Try to influence the G-20's agenda ... or just kick it out of town? Local activists are united in opposing the international summit of top financial powers here Sept. 24-25, but at their first mass gathering they were still divided over goals and tactics. At the June 27 organizing meeting of dozens of activist groups, some were already announcing protest events.
The meeting was sponsored by the Thomas Merton Center, a local peace and social-justice organization whose Anti-War Committee hopes to hold a major permitted march on Sept. 25. The Pittsburgh G-20 Resistance Project, a collective of local anarchists and anti-authoritarians, is scheduling its own march for 2:30 p.m. on Sept. 24.
Protests are also being slated for the days leading up to the summit. National protest organizer David Meieran proposed a Mobilization for Climate Justice to coincide with G-20 and a coal conference coming Downtown Sept. 20-23. He hopes such a "sustainability encampment ... would model the change we want to see" in the world, from the use of bicycle transportation to using local, sustainable agriculture.
Merton board member Wanda Guthrie announced that Sept. 21 is tentatively set for a march of spiritual groups. "We'd like to call the G-20 to account for what they say and what they really do," she said. "We'd also like to emphasize the separation of corporation and state."
The G-20 summit will be held at the David L. Lawrence Convention Center, but since activists expect heavy security at the site, demonstrations may be held across the Allegheny River. The North Shore "may be the only place that the G-20 folks can see one of us," noted Barney Oursler of the Mon Valley Unemployed Committee. "We may be across the river, waving."
Resistance Project members have already begun building visibility for their cause. Members are going door-to-door with a pamphlet that contends the G-20 free-trade policies "require countries to open their markets to cheap imports," even as "local economies are steamrolled." The pamphlet also complains that when poorer countries need loans from the International Monetary Fund, they're often burdened by IMF rules that pull money from education and other social services in favor of things like road improvements. Such priorities benefit multinational corporations -- and thus G-20 countries -- more than locals, the Resistance says.
The Merton meeting included representatives of the ACLU and state Sen. Jim Ferlo (D-Highland Park). Mikhail Pappas, policy and projects liaison in Ferlo's Pittsburgh office, said the senator will be the activists' "champion inside the government." Ferlo is "willing to attempt to create" negotiations with law enforcement to set ground rules -- something more traditional protest groups may desire. ACLU reps also announced legal observers and lawyers would be on hand for the event.

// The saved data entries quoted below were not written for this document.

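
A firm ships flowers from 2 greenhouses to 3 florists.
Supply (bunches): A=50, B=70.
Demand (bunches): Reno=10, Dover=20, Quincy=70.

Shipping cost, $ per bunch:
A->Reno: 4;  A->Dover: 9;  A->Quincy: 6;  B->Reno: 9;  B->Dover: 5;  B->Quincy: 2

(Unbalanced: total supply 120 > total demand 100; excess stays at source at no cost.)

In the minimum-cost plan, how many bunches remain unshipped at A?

20

Minimum-cost shipments:
  A→Reno: 10 bunches
  A→Dover: 20 bunches
  B→Quincy: 70 bunches
Total cost = $360.
A ships 30 of its 50, leaving 20.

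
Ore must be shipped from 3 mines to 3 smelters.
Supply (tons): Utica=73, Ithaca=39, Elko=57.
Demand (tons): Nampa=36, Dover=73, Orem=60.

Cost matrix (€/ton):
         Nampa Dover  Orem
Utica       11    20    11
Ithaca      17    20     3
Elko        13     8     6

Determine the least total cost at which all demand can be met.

1520

An optimal shipping plan:
  Utica–Nampa: 36 × €11 = €396
  Utica–Dover: 16 × €20 = €320
  Utica–Orem: 21 × €11 = €231
  Ithaca–Orem: 39 × €3 = €117
  Elko–Dover: 57 × €8 = €456
Total = 396 + 320 + 231 + 117 + 456 = €1520.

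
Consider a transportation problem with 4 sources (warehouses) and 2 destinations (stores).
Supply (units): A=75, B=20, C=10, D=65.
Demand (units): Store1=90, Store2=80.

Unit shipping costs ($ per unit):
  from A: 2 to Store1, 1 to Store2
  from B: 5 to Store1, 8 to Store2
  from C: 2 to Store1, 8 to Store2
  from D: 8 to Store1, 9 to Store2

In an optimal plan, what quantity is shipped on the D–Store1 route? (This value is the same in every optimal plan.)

Optimal shipments:
  A->Store2: 75 units
  B->Store1: 20 units
  C->Store1: 10 units
  D->Store1: 60 units
  D->Store2: 5 units
Total cost = $720.
So D→Store1 carries 60 units.

60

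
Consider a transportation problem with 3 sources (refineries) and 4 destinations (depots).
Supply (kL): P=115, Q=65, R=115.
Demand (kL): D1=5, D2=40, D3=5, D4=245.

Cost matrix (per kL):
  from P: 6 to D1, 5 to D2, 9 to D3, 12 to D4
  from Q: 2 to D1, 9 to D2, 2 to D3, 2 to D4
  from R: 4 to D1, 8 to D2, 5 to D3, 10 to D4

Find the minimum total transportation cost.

One minimum-cost allocation:
  P to D2: 40 × 5 = 200
  P to D4: 75 × 12 = 900
  Q to D4: 65 × 2 = 130
  R to D1: 5 × 4 = 20
  R to D3: 5 × 5 = 25
  R to D4: 105 × 10 = 1050
Total = 200 + 900 + 130 + 20 + 25 + 1050 = 2325.
(Supply check: P ships 115; Q ships 65; R ships 115.)

2325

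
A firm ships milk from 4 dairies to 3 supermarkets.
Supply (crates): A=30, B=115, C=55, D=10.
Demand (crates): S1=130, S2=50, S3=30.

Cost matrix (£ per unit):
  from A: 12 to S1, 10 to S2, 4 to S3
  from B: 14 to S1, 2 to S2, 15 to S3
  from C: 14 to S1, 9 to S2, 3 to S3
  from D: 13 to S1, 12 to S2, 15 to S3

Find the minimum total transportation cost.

Optimal allocation:
  A to S1: 30 crates
  B to S1: 65 crates
  B to S2: 50 crates
  C to S1: 25 crates
  C to S3: 30 crates
  D to S1: 10 crates
Total cost = £1940.

1940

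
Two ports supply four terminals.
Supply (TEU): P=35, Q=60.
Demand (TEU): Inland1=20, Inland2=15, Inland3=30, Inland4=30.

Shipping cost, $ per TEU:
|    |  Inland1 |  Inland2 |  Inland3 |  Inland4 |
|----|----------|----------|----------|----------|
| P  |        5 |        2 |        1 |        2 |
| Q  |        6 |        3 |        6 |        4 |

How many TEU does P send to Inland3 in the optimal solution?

The minimum-cost plan:
  P→Inland3: 30 × $1 = $30
  P→Inland4: 5 × $2 = $10
  Q→Inland1: 20 × $6 = $120
  Q→Inland2: 15 × $3 = $45
  Q→Inland4: 25 × $4 = $100
Total cost = $305.
So P→Inland3 carries 30 TEU.

30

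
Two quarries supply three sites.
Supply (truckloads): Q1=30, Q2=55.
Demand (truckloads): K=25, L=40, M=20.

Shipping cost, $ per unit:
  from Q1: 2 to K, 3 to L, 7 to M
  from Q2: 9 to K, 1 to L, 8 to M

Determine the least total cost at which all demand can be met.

An optimal shipping plan:
  Q1–K: 25 × $2 = $50
  Q1–M: 5 × $7 = $35
  Q2–L: 40 × $1 = $40
  Q2–M: 15 × $8 = $120
Total = 50 + 35 + 40 + 120 = $245.

245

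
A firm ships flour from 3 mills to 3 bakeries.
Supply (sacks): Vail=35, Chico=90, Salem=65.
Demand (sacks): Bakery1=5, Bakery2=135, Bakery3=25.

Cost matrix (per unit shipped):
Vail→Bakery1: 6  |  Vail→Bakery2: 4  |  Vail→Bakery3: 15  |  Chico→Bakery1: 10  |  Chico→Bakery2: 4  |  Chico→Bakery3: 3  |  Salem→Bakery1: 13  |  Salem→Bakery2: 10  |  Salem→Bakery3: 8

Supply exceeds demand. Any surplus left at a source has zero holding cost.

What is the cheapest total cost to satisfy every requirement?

Optimal allocation:
  Vail–Bakery1: 5 × 6 = 30
  Vail–Bakery2: 30 × 4 = 120
  Chico–Bakery2: 90 × 4 = 360
  Salem–Bakery2: 15 × 10 = 150
  Salem–Bakery3: 25 × 8 = 200
Total = 30 + 120 + 360 + 150 + 200 = 860.

860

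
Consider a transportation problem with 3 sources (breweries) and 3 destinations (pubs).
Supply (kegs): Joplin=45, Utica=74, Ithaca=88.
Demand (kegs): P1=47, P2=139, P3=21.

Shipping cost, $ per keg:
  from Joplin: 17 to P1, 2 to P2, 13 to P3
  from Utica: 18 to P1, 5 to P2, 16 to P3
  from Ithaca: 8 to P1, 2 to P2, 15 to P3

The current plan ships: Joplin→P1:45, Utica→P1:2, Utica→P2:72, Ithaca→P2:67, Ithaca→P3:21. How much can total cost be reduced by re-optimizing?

461

Current plan cost = 45·17 + 2·18 + 72·5 + 67·2 + 21·15 = $1610.
Optimal plan:
  Joplin to P2: 24 × $2 = $48
  Joplin to P3: 21 × $13 = $273
  Utica to P2: 74 × $5 = $370
  Ithaca to P1: 47 × $8 = $376
  Ithaca to P2: 41 × $2 = $82
Optimal cost = $1149.
Saving = 1610 − 1149 = $461.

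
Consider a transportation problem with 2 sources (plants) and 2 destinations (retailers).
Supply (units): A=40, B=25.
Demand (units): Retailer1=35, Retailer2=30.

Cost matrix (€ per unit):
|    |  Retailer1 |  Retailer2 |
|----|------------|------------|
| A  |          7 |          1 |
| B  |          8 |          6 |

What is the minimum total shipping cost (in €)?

300

Optimal allocation:
  A–Retailer1: 10 units
  A–Retailer2: 30 units
  B–Retailer1: 25 units
Total cost = €300.
(Supply check: A ships 40; B ships 25.)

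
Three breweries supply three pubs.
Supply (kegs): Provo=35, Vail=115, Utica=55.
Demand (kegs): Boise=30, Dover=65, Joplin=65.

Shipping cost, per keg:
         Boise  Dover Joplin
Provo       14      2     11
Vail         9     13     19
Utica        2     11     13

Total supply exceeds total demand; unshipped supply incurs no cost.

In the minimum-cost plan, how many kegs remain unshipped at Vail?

An optimal plan:
  Provo–Dover: 35 × 2 = 70
  Vail–Dover: 30 × 13 = 390
  Vail–Joplin: 40 × 19 = 760
  Utica–Boise: 30 × 2 = 60
  Utica–Joplin: 25 × 13 = 325
Total cost = 1605.
Vail ships 70 of its 115, leaving 45.

45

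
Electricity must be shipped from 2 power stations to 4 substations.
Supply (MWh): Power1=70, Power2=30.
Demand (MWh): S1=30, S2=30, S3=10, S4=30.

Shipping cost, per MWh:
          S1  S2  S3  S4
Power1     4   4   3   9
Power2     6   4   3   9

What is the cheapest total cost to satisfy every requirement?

An optimal shipping plan:
  Power1–S1: 30 MWh
  Power1–S2: 30 MWh
  Power1–S3: 10 MWh
  Power2–S4: 30 MWh
Total cost = 540.

540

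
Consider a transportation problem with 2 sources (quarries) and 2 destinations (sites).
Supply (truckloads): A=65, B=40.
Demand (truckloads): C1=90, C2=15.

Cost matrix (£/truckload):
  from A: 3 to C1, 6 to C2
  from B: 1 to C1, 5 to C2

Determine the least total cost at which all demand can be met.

280

A cheapest plan:
  A->C1: 50 × £3 = £150
  A->C2: 15 × £6 = £90
  B->C1: 40 × £1 = £40
Total = 150 + 90 + 40 = £280.
(Supply check: A ships 65; B ships 40.)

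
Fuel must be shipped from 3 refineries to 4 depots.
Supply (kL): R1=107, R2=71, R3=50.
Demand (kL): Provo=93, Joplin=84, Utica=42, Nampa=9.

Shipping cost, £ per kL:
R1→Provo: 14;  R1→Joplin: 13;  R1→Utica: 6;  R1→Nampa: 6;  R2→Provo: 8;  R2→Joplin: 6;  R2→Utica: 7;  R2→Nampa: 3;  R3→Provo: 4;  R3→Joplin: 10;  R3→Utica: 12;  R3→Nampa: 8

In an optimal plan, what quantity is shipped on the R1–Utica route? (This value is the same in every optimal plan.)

Solving gives:
  R1–Provo: 43 × £14 = £602
  R1–Joplin: 13 × £13 = £169
  R1–Utica: 42 × £6 = £252
  R1–Nampa: 9 × £6 = £54
  R2–Joplin: 71 × £6 = £426
  R3–Provo: 50 × £4 = £200
Total cost = £1703.
So R1→Utica carries 42 kL.

42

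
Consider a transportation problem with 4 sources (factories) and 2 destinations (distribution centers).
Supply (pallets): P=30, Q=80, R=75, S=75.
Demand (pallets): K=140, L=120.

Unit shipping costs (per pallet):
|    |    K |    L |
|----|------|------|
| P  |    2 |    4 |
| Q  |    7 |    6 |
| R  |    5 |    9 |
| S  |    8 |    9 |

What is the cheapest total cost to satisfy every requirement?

An optimal shipping plan:
  P to K: 30 × 2 = 60
  Q to L: 80 × 6 = 480
  R to K: 75 × 5 = 375
  S to K: 35 × 8 = 280
  S to L: 40 × 9 = 360
Total = 60 + 480 + 375 + 280 + 360 = 1555.

1555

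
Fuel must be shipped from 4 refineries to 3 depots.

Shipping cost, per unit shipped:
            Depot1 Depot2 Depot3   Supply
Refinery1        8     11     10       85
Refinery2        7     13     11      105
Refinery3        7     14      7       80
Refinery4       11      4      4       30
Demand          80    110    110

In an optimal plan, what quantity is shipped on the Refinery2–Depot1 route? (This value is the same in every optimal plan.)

80

The minimum-cost plan:
  Refinery1–Depot2: 80 × 11 = 880
  Refinery1–Depot3: 5 × 10 = 50
  Refinery2–Depot1: 80 × 7 = 560
  Refinery2–Depot3: 25 × 11 = 275
  Refinery3–Depot3: 80 × 7 = 560
  Refinery4–Depot2: 30 × 4 = 120
Total cost = 2445.
So Refinery2→Depot1 carries 80 kL.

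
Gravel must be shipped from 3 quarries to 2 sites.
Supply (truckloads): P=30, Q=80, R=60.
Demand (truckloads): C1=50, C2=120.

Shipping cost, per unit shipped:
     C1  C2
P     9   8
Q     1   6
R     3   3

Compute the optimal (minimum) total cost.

650

One minimum-cost allocation:
  P->C2: 30 truckloads
  Q->C1: 50 truckloads
  Q->C2: 30 truckloads
  R->C2: 60 truckloads
Total cost = 650.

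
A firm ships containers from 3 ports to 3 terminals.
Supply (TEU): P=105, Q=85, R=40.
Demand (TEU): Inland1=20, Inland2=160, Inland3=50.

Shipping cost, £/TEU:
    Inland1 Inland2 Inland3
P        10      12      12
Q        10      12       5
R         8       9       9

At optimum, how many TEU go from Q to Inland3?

Optimal shipments:
  P->Inland2: 105 TEU
  Q->Inland1: 20 TEU
  Q->Inland2: 15 TEU
  Q->Inland3: 50 TEU
  R->Inland2: 40 TEU
Total cost = £2250.
So Q→Inland3 carries 50 TEU.

50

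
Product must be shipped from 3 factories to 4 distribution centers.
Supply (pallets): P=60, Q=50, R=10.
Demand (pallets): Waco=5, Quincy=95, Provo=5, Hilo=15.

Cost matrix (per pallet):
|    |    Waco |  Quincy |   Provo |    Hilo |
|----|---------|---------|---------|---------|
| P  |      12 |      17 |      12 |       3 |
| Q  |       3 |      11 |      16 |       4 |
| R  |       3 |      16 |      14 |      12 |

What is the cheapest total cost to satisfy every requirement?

1430

One minimum-cost allocation:
  P->Quincy: 40 × 17 = 680
  P->Provo: 5 × 12 = 60
  P->Hilo: 15 × 3 = 45
  Q->Quincy: 50 × 11 = 550
  R->Waco: 5 × 3 = 15
  R->Quincy: 5 × 16 = 80
Total = 680 + 60 + 45 + 550 + 15 + 80 = 1430.
(Supply check: P ships 60; Q ships 50; R ships 10.)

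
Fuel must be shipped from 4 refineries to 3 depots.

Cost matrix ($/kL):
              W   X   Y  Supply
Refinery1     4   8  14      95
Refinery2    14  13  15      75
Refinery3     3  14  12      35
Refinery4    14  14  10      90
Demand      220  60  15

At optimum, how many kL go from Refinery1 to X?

The minimum-cost plan:
  Refinery1 to W: 95 × $4 = $380
  Refinery2 to W: 15 × $14 = $210
  Refinery2 to X: 60 × $13 = $780
  Refinery3 to W: 35 × $3 = $105
  Refinery4 to W: 75 × $14 = $1050
  Refinery4 to Y: 15 × $10 = $150
Total cost = $2675.
The route Refinery1→X is not used.

0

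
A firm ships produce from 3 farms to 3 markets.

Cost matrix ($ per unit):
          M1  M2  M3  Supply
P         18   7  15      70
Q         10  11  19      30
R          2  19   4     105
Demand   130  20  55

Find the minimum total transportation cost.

1410

Optimal allocation:
  P to M2: 20 × $7 = $140
  P to M3: 50 × $15 = $750
  Q to M1: 30 × $10 = $300
  R to M1: 100 × $2 = $200
  R to M3: 5 × $4 = $20
Total = 140 + 750 + 300 + 200 + 20 = $1410.
(Supply check: P ships 70; Q ships 30; R ships 105.)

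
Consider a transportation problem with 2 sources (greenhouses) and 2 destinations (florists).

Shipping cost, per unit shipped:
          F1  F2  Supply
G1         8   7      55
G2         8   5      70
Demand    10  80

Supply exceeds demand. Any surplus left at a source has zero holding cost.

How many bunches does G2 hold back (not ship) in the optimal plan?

Minimum-cost shipments:
  G1–F1: 10 bunches
  G1–F2: 10 bunches
  G2–F2: 70 bunches
Total cost = 500.
G2 ships 70 of its 70, leaving 0.

0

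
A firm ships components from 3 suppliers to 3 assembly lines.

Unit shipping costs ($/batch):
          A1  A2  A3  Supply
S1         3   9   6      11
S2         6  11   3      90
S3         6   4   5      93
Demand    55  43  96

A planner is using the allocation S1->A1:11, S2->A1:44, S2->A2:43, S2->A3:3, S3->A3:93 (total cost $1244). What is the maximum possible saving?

475

Current plan cost = 11·3 + 44·6 + 43·11 + 3·3 + 93·5 = $1244.
Optimal plan:
  S1→A1: 11 × $3 = $33
  S2→A3: 90 × $3 = $270
  S3→A1: 44 × $6 = $264
  S3→A2: 43 × $4 = $172
  S3→A3: 6 × $5 = $30
Optimal cost = $769.
Saving = 1244 − 769 = $475.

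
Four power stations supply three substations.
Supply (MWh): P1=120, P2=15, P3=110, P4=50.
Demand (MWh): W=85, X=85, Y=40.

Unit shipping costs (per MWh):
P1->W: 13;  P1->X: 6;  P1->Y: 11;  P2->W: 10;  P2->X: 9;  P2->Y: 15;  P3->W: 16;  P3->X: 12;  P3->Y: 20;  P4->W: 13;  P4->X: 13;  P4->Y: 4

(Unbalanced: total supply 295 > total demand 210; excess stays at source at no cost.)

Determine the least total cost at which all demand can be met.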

Marie Skoczylas of Pittsburgh Organizing Group, which has been leading local anti-war and other protests for years, announced tactical training sessions throughout the summer on everything from "Participating in a Mass Action 101" to the use of lockdown devices. The devices prevent or delay law enforcement attempts to move activists from a protest site.
"We will contest the G-20," asserted Harvey Holtz, an Indiana University of Pennsylvania professor helping to moderate the meeting. "In Seattle, they took down the meetings," he added, referring to the 1999 World Trade Organization summit that mass protests disrupted. "Can we do that here? If not, what do we do?"
In contrast, Casey Capitolo, who hopes to put a Pittsburgh labor-history display at the Merton Center in September, suggested "dialing down the combat against the G-20. They're the people who make war. We need to make peace and not divert energy" from vocally countering G-20 policies.
Several members of the Resistance Project advocated a different tack. "I'm not interested in negotiating with the G-20. I think that's pointless," said Alex Bradley, of POG. "So my goal is to disrupt the summit through a diversity of tactics."
Many at the meeting suggested trying to rally more Pittsburghers to protest G-20, or at least understand activists' grievances. Capitolo concluded that activists need "to interface with people, the people who are not here, the people who are not us ... the people who would normally be put off by everything we're doing."